Along another of the tunnels, Mrs Harris felt a tug on her hair, which prompted her to direct an expletive towards the other two.
‘But it wasn’t them,’ she said.
‘This happened to me once before, when I was working in the stock room at Woolworths.’
Mrs Harris said she was not always susceptible to being spooked in tunnels and had visited the ones at Dover Castle without feeling like anything eerie was afoot.
However, after 40 minutes in the tunnels – which were constructed by workers enslaved by occupying German forces during the Second World War – she was further alarmed by what she saw on her phone screen as she approached the far southern end, by the well and escape shafts.
‘I had my phone on camera mode and saw a light go across the screen. The other two didn’t believe me and when I tried to take a picture, it didn’t work at first but then I saw a tendril of smoke that looked like a face.’
She said her husband, who had skipped the excursion in favour of some relaxation, agreed that the resulting image ‘looked a bit weird’.
German Underground Hospital director Steve Powell said visitors to the site often reported feeling a little unusual in the tunnels.

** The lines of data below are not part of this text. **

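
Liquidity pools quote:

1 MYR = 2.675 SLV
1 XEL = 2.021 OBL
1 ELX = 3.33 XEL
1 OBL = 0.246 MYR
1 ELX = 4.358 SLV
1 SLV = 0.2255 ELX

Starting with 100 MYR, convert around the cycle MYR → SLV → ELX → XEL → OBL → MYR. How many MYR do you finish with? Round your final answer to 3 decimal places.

99.866

100 MYR × 2.675 = 267.5 SLV
267.5 SLV × 0.2255 = 60.32125 ELX
60.32125 ELX × 3.33 = 200.8697625 XEL
200.8697625 XEL × 2.021 = 405.9577900125 OBL
405.9577900125 OBL × 0.246 = 99.865616343075 MYR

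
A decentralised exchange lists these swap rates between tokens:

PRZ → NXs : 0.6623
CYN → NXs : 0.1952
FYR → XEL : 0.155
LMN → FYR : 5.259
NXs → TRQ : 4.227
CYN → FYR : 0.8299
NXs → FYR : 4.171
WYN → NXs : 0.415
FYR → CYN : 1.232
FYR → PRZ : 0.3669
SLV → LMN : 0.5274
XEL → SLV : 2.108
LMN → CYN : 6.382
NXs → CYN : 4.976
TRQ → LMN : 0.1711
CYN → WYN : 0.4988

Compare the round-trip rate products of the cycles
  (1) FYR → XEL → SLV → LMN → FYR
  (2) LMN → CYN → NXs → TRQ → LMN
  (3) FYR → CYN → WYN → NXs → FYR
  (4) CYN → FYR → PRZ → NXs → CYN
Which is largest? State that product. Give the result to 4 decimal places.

(1) 0.155 × 2.108 × 0.5274 × 5.259 = 0.90624
(2) 6.382 × 0.1952 × 4.227 × 0.1711 = 0.90099
(3) 1.232 × 0.4988 × 0.415 × 4.171 = 1.06372
(4) 0.8299 × 0.3669 × 0.6623 × 4.976 = 1.00348
Highest is cycle (3) at 1.0637 (>1, arbitrage).

1.0637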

‘Some people feel some kind of spiritual connection and some don’t want to go past a certain point,’ he said.
‘But that could also be a sense of claustrophobia, as it is cold, dark and damp in there.’
‘A number of people have spoken about ghostlike figures or the feeling of someone else being there and we’ve accommodated paranormal events at the site. Personally, I walk around in there in the dark all the time and I’ve never seen anything unusual.’
Despite her experiences, Mrs Harris is keen to return to Guernsey. She is very familiar with the island after working at the Longfrie Inn in the 1990s – a location more associated with witches than with ghosts.
She is even quite keen to return to the St Andrew’s tunnel complex.
‘My sister said it was the highlight of the trip,’ she said.
‘It was the most surreal experience and it got the heckles up and the adrenalin pumping. I definitely believe something was going on. I mean, energy only ever changes, doesn’t it? I wish I had done some recordings. I would like to go back, but not on my own – not if you paid me a million pounds.’